By Deron Hamel
This week’s edition of Voices of Epilepsy looks at some of the common myths about seizure disorders and helps set the record straight on everything from how to react when a person is having a seizure to how epilepsy affects a person’s ability to hold a driver’s licence.
One of the most common myths about epilepsy concerns what to do when a person is having a seizure. First-aid training used to include instructions to hold down a person’s tongue with a spoon or other object to prevent the person from choking on their tongue. We now know this is the wrong approach.
In reality, people having seizures are not in danger of choking on their tongue.
Do not put your fingers or any other object into a person’s mouth while they’re having a seizure, says epilepsy information specialist Suzanne Nurse.
“By putting a foreign object in someone’s mouth while they’re having a seizure you can actually break the person’s jaw or teeth, as well as cause a choking hazard,” Nurse says.
Other common myths about epilepsy:
There is only one type of seizure
In reality, there are many different types of seizures. Epilepsy information specialist Suzanne Nurse says people often mistakenly believe all seizures result in the person having convulsions.
“The way that seizures look varies greatly depending on the seizure type and the brain networks involved in the seizure. Some seizures resemble daydreaming and last only a few seconds,” Nurse says.
“Other seizures cause a brief visual disturbance, or a tingling or numbness sensation, or an uncontrollable twitching in a region of the body, or a brief inability to communicate, or a sudden change in mood,” Nurse says.
Having epilepsy disqualifies people from driving
Epilepsy is eminently treatable. While new onset seizures are typically associated with a loss of driving privileges, people can regain their licences once their seizures are controlled with treatment, Nurse says.
“In Ontario, there are specific criteria that must be met in order to have a driver’s licence reinstated which includes a seizure-free period of six months since the last seizure for non-commercial drivers with epilepsy,” Nurse says.

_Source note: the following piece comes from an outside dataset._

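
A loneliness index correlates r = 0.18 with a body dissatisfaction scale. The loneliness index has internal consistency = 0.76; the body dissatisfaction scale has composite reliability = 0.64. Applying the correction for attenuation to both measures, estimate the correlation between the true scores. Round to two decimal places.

r_true = r_obs / √(r_xx · r_yy) = 0.18 / √(0.76 × 0.64) = 0.18 / √0.4864 = 0.18 / 0.6974 ≈ 0.26.

0.26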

“There are some exceptions when seizure-freedom isn’t required, for example people who have seizures that do not impair awareness or the ability to drive and people who only have seizures while sleeping. Other criteria include conscientiousness in following treatment recommendations. If someone’s seizures recur they need to stop driving.”
Epilepsy is only developed in childhood
Epilepsy can begin at any age. It’s true that there are many types of epilepsy that begin in early childhood, however, it’s not uncommon for someone to start having seizures as an adult. In fact, stroke and neurodegenerative diseases can be risk factors for epilepsy and are the main causes of epilepsy in seniors, Nurse says.
Seizures are caused by supernatural forces
This myth may seem a bit odd to most people, but in some cultures seizures are still seen as being the result of supernatural causes.
“Epilepsy used to be known by other names including the ‘sacred disease,’ and seizures were often explained by demonic possession or intervention by the gods,” Nurse says.
“The understanding that epilepsy is in fact a brain disorder began more than 2,400 years ago when Hippocrates postulated that the epilepsy had a natural cause and was no more divine or sacred than other diseases.
“Modern neurology and neuroscience have proven Hippocrates correct, but the myth persists in some circles.”